あんまりにも、一瞬が鮮明に焼きついて。もう一度見ると、その髪はベッドの中で触っていた青色に戻っていた。
「……烈兄貴?」
「うん…ごめん……」
すうっと、何かが落ちていく感覚。さっきまでの行動が嘘のように。
あれは、月明かりが見せるものだったのか。
「…なんか、変な感じだった」
何度か瞬きしてみても、やっぱり僕は僕のままだ。
思い出してみても、あれは僕の行動。でも、もう今の状態では出来ない。
しばらく考えていたようだった豪も、一回だけため息をつき、
「月明かりの下っていうのも、ちょっと考えものだな」
そういって、ぼうっとした僕に向かって言う。
「…やっぱり、僕からやるのは嫌か?」
「そういう意味じゃなくて」
唐突に抱きしめられ、もつれるようにしてベッドに倒れこんだ。
見上げると、カーテンのように下がった髪の中心に、豪の顔がある。
「やっぱさ、恥らってる兄貴のほうが好みみたい、俺」
悪戯っぽく、眼を見て笑った。
「この馬鹿豪っ!」
一発はたいてやると、豪は痛みに顔をしかめながらもやっぱりそのほうがいいと言う。
「…でも、さ……豪」
「ん?」
「僕、男なんだからそういうのがあってもいいと思うんだけど」
もう、あんなことは出来ないけれど、とは言わない。
ただ気づいて欲しい。
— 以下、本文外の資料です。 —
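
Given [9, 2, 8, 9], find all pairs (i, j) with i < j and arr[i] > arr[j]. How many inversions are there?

Finding inversions in [9, 2, 8, 9]:

(0, 1): arr[0]=9 > arr[1]=2
(0, 2): arr[0]=9 > arr[2]=8

Total inversions: 2

The array has 2 inversion(s): (0,1), (0,2). Each pair (i,j) satisfies i < j and arr[i] > arr[j].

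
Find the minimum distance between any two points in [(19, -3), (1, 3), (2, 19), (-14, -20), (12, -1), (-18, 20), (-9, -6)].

Computing all pairwise distances among 7 points:

d((19, -3), (1, 3)) = 18.9737
d((19, -3), (2, 19)) = 27.8029
d((19, -3), (-14, -20)) = 37.1214
d((19, -3), (12, -1)) = 7.2801 <-- minimum
d((19, -3), (-18, 20)) = 43.566
d((19, -3), (-9, -6)) = 28.1603
d((1, 3), (2, 19)) = 16.0312
d((1, 3), (-14, -20)) = 27.4591
d((1, 3), (12, -1)) = 11.7047
d((1, 3), (-18, 20)) = 25.4951
d((1, 3), (-9, -6)) = 13.4536
d((2, 19), (-14, -20)) = 42.1545
d((2, 19), (12, -1)) = 22.3607
d((2, 19), (-18, 20)) = 20.025
d((2, 19), (-9, -6)) = 27.313
d((-14, -20), (12, -1)) = 32.2025
d((-14, -20), (-18, 20)) = 40.1995
d((-14, -20), (-9, -6)) = 14.8661
d((12, -1), (-18, 20)) = 36.6197
d((12, -1), (-9, -6)) = 21.587
d((-18, 20), (-9, -6)) = 27.5136

Closest pair: (19, -3) and (12, -1) with distance 7.2801

The closest pair is (19, -3) and (12, -1) with Euclidean distance 7.2801. For 7 points, brute-force pairwise comparison is shown above. For large n, the divide-and-conquer algorithm (sort by x, recurse on halves, check the dividing strip) achieves O(n log n).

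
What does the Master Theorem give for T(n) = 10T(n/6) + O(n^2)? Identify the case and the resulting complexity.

Master Theorem for T(n) = 10T(n/6) + O(n^2):

a = 10, b = 6, c = 2
log_b(a) = log_6(10) = 1.2851

Case 3: c = 2 > log_6(10) = 1.2851
T(n) = O(n^2) = O(n^2)

For T(n) = 10T(n/6) + O(n^2): log_6(10) = 1.2851. This is Case 3 of the Master Theorem (c > log_b(a), work dominated by root), giving O(n^2).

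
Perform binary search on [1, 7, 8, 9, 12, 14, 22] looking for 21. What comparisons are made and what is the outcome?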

求められるだけでは無いのだと。
「あ〜そうだな。でもそういう時はちゃんと言ってくれないとな」
言うと、豪はぱぱっと簡単に髪の束を手にまとめ、僕に突き出した。

「なんでもいいから、呼んでくれないと」

髪を突き出した、ってことは、つまりそういうことなんだろう。
その合図を2度もやったのだから。
「お前、そういうんなら髪を切るなよ」
「当分は切らないよ」
豪の返答に納得して、僕はゆっくりと、その髪を引っ張った。

月はいつものように、また光を背けて落ちていく。







「blue call bell」の続編です。背景濃い目。
このときからそこはかとなくエロ方面ってどうよ。
髪フェチブームだった当時。翼さんは髪の光沢を描くのがとても上手いのです。。